Такси везет нас к храму Хатшепсут. Автомобиль несется с предельной скоростью. Узкая дорога петляет в ущелье, но шофер не сбавляет хода даже на самых крутых поворотах. Мы закрываем глаза, каждую минуту ожидая столкновения. Но опасения напрасны. Вот уже и последний поворот. Горы расступаются. Слева видны зеленеющие поля, редкие пальмы и широкая река, справа каменистая, выжженная солнцем пустыня и подернутые призрачным маревом горы.

Храм легендарной женщины-фараона Хатшепсут высечен в обрывистых коричневатых скалах Дейр-эль-Бахри. Три горизонтальные террасы, просторные и ровные, уступами поднимаются одна над другой. Белые колоннады. Некогда это был один из самых богатых храмов Египта. Даже полы в нем, так же как и в Карнакском дворце, украшали золотые и серебряные плиты.

Дворец строил Сенмут, возлюбленный Хатшепсут, талантливейший архитектор Древнего Египта. Талант и любовь сотворили чудо. Говорят, красиво то, что просто. Как не согласиться с этим, глядя на произведение Сенмута. Оно прекрасно своей простотой.

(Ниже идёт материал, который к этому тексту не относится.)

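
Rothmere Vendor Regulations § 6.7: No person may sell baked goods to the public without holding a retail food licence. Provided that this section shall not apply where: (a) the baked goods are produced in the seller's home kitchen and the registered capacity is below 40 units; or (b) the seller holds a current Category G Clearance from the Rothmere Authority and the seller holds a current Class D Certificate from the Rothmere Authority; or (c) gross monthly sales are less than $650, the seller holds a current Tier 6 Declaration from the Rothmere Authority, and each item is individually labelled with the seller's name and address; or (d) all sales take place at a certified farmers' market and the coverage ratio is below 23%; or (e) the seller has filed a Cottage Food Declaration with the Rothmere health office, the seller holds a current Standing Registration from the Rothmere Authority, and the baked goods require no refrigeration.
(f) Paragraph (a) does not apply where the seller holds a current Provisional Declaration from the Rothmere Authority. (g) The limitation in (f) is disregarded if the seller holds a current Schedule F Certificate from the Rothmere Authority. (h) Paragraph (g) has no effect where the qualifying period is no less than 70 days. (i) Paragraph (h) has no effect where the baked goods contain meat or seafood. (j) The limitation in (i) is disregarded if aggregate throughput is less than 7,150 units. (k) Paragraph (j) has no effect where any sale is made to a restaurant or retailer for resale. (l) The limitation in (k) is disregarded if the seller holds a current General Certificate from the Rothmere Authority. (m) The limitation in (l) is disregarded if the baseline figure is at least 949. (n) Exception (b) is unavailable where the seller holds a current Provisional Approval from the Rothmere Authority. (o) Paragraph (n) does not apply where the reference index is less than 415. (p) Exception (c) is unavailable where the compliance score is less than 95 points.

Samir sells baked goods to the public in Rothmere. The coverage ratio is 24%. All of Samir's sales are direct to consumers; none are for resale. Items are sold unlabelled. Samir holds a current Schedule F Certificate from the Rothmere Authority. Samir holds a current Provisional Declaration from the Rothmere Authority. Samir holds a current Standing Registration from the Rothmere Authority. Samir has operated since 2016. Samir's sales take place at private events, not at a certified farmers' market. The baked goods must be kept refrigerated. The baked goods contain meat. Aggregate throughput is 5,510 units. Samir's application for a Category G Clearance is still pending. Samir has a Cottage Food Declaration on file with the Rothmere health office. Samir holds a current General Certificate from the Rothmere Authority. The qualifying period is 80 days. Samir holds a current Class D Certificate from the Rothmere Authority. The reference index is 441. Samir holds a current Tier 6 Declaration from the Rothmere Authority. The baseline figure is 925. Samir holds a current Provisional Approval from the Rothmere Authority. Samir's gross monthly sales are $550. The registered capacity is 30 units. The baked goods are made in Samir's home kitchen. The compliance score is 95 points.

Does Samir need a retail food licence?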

Люди долго любуются в музеях на статуи Хатшепсут. Мягкий овал лица, нежный округлый подбородок, миндалины глаз, маленький рот, в уголках которого замерла чуть приметная улыбка… Как одухотворенно и красиво это лицо, сколько в нем женского обаяния! Кажется, вот-пот приоткроются эти губы и молвят какие-то неизвестные мелодичные слова… Но они молчат, подернутые манящей улыбкой.

Изумительные рисунки покрывают стены в храме Хатшепсут. Вот снаряжается экспедиция в далекую страну Пунт. Собираются воины, садятся на длинные гребные суда. По знаку кормчего в такт поднимаются и опускаются весла, вокруг плавают рыбы, кружатся птицы. Поход окопчен: несут слоно-ные бивни, ростки драгоценных деревьев в кадках.

Египетское изобразительное искусство необычайно жизненно. Здесь все: сбор податей, заседание суда, измерение поля, пахота, сев, сбор урожая, охота, врач у постели больного. Сценка в погребке: веселые гуляки приводят в чувство захмелевшего товарища. А вот цирюльник бреет рекрутов. Двое из них, устав ждать своей очереди, сладко уснули в тени развесистой сикоморы…

В рисунках древних египтян нашлось место всему человеческому. Тут и радость, и печаль, и юмор.